# Solution of problem 11306 in AMM

Let $a,b,$ and $c$ be the lengths of the sides of a nondegenerate triangle, let $p=(a+b+c)/2$, and let $r$ and $R$ be the inradius and circumradius of the triangle, respectively. Show that $\dfrac{a}{2}\cdot \dfrac{4r-R}{R}\leq\sqrt{(p-b)(p-c)}\leq \dfrac{a}{2},$

and determine the cases of equality.

My solution.

A)Proof of the 1st inequality:

Assume that $S$ is area of the triangle, then $S=\dfrac{abc}{4R}$ and $S=pr$, therefore that inequality is equivalent to

$\dfrac{a}{2}\cdot\left(\dfrac{4r}{R}-1\right)\leq \sqrt{(p-b)(p-c)}$

$\Leftrightarrow \dfrac{a}{2}\cdot\left(\dfrac{16(p-a)(p-b)(p-c)}{abc}-1\right)\leq \sqrt{(p-b)(p-c)}$

Setting $p-a=x,p-b=y,p-c=z$, then $x>0,y>0,z>0,a=y+z,b=z+x,c=x+y$ and we need only prove $\dfrac{y+z}{2}\cdot\left(\dfrac{16xyz}{(x+y)(y+z)(z+x)}-1\right)\leq \sqrt{yz}$

$\Leftrightarrow \dfrac{8xyz}{(x+y)(z+x)}\leq \sqrt{yz}+\dfrac{y+z}{2}$

$\Leftrightarrow 16xyz\leq (x+y)(z+x)(\sqrt{y}+\sqrt{z})^2 (*)$

By AM-GM we have $x+y\geq 2\sqrt{xy},z+x\geq 2\sqrt{zx}$ and $(\sqrt{y}+\sqrt{z})^2\geq 4\sqrt{yz}$ therefore $(*)$ and also 1st inequality proved.

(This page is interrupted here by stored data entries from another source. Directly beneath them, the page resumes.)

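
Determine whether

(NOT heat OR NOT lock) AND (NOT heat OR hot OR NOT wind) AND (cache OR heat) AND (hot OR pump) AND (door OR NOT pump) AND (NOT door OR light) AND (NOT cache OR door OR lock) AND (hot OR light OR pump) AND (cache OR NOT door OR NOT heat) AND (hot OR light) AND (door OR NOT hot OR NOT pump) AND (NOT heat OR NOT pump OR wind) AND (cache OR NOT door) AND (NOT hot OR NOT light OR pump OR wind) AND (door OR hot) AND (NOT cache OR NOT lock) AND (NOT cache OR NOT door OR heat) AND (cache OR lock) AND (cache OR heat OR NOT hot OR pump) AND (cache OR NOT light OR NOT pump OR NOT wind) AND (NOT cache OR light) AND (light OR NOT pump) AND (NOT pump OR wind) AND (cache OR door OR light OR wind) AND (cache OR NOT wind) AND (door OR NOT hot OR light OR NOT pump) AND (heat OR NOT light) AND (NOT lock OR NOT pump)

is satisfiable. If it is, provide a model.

Try heat = False:
  (cache OR heat) forces cache = True.
  (NOT cache OR NOT lock) forces lock = False.
  (NOT cache OR door OR lock) forces door = True.
  clause (NOT cache OR NOT door OR heat) is falsified — backtrack.
So heat = True.
  then (NOT heat OR NOT lock) forces lock = False.
  then (cache OR lock) forces cache = True.
  then (NOT cache OR light) forces light = True.
  then (NOT cache OR door OR lock) forces door = True.
Set hot = True.
Set pump = True.
  then (NOT heat OR NOT pump OR wind) forces wind = True.
All clauses satisfied.

heat = True; cache = True; hot = True; lock = False; door = True; pump = True; light = True; wind = True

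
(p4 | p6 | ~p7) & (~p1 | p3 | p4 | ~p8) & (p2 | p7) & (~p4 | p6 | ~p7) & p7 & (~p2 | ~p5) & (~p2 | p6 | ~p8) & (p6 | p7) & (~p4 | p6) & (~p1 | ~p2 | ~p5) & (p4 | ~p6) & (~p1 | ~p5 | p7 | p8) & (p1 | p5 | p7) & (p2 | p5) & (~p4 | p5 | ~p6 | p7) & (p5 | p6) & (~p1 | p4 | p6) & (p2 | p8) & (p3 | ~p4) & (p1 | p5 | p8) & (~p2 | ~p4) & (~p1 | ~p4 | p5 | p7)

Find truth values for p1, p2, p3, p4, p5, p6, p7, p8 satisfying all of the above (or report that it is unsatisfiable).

p1 = True, p2 = False, p3 = True, p4 = True, p5 = True, p6 = True, p7 = True, p8 = True

Unit clause (p7) forces p7 = True.
Set p1 = True.
Try p2 = True:
  (~p2 | ~p5) forces p5 = False.
  (p5 | p6) forces p6 = True.
  (p4 | ~p6) forces p4 = True.
  clause (~p2 | ~p4) is falsified — backtrack.
So p2 = False.
  then (p2 | p5) forces p5 = True.
  then (p2 | p8) forces p8 = True.
Set p3 = True.
Try p4 = False:
  (p4 | p6 | ~p7) forces p6 = True.
  clause (p4 | ~p6) is falsified — backtrack.
So p4 = True.
  then (~p4 | p6 | ~p7) forces p6 = True.
All clauses satisfied.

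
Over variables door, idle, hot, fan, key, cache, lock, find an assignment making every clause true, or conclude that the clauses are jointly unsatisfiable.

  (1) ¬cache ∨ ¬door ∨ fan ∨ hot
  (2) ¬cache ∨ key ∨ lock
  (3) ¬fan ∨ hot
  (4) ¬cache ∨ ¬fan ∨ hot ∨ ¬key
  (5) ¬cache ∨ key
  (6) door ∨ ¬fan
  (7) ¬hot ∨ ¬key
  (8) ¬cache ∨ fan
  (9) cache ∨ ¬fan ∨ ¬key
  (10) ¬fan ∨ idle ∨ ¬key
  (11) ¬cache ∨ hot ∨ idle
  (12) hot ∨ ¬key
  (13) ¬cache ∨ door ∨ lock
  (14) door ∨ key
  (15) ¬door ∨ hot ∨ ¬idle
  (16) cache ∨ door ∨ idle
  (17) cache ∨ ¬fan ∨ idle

Try door = False:
  (door ∨ ¬fan) forces fan = False.
  (¬cache ∨ fan) forces cache = False.
  (door ∨ key) forces key = True.
  (¬hot ∨ ¬key) forces hot = False.
  clause (hot ∨ ¬key) is falsified — backtrack.
So door = True.
Set idle = False.
Set hot = False.
  then (¬fan ∨ hot) forces fan = False.
  then (¬cache ∨ fan) forces cache = False.
  then (hot ∨ ¬key) forces key = False.
Set lock = True.
All clauses satisfied.

door=T, idle=F, hot=F, fan=F, key=F, cache=F, lock=T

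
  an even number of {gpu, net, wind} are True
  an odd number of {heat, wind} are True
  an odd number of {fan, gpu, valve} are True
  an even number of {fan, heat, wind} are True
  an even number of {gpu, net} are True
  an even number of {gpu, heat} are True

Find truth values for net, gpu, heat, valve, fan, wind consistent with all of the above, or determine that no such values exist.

net: True, gpu: True, heat: True, valve: True, fan: True, wind: False

{gpu, net, wind}: 2 true → even ✓
{heat, wind}: 1 true → odd ✓
{fan, gpu, valve}: 3 true → odd ✓
{fan, heat, wind}: 2 true → even ✓
{gpu, net}: 2 true → even ✓
{gpu, heat}: 2 true → even ✓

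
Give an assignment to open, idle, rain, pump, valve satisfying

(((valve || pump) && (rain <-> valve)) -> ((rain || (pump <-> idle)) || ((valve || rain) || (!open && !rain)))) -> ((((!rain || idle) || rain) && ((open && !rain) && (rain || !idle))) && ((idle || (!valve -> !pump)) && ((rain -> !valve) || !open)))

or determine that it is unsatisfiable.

open=T, idle=F, rain=F, pump=T, valve=T

  (((valve || pump) && (rain <-> valve)) -> ((rain || (pump <-> idle)) || ((valve || rain) || (!open && !rain)))) -> ((((!rain || idle) || rain) && ((open && !rain) && (rain || !idle))) && ((idle || (!valve -> !pump)) && ((rain -> !valve) || !open))) = True
    ((valve || pump) && (rain <-> valve)) -> ((rain || (pump <-> idle)) || ((valve || rain) || (!open && !rain))) = True
      (valve || pump) && (rain <-> valve) = False
        valve || pump = True
        rain <-> valve = False
      (rain || (pump <-> idle)) || ((valve || rain) || (!open && !rain)) = True
        rain || (pump <-> idle) = False
          pump <-> idle = False
        (valve || rain) || (!open && !rain) = True
          valve || rain = True
          !open && !rain = False
            !open = False
            !rain = True
    (((!rain || idle) || rain) && ((open && !rain) && (rain || !idle))) && ((idle || (!valve -> !pump)) && ((rain -> !valve) || !open)) = True
      ((!rain || idle) || rain) && ((open && !rain) && (rain || !idle)) = True
        (!rain || idle) || rain = True
          !rain || idle = True
            !rain = True
        (open && !rain) && (rain || !idle) = True
          open && !rain = True
            !rain = True
          rain || !idle = True
            !idle = True
      (idle || (!valve -> !pump)) && ((rain -> !valve) || !open) = True
        idle || (!valve -> !pump) = True
          !valve -> !pump = True
            !valve = False
            !pump = False
        (rain -> !valve) || !open = True
          rain -> !valve = True
            !valve = False
          !open = False
The formula evaluates to True.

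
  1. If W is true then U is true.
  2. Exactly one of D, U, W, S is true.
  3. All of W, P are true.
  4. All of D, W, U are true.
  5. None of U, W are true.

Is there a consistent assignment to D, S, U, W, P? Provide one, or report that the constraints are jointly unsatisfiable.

Unsatisfiable

Case U = True:
  Constraint (5) is violated (U=T) — contradiction.
Case U = False:
  Constraint (4) is violated (U=F) — contradiction.
Both cases fail — unsatisfiable.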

Equality occur iff $x=y=z$ iff triangle is equilateral.

B)Proof of the 2nd inequality:

By AM-GM we have $\sqrt{(p-b)(p-c)}\leq\dfrac{(p-b)+(p-c)}{2}=\dfrac{a}{2}$

and we’re done. Equality occur iff $p-b=p-c$ iff $b=c$.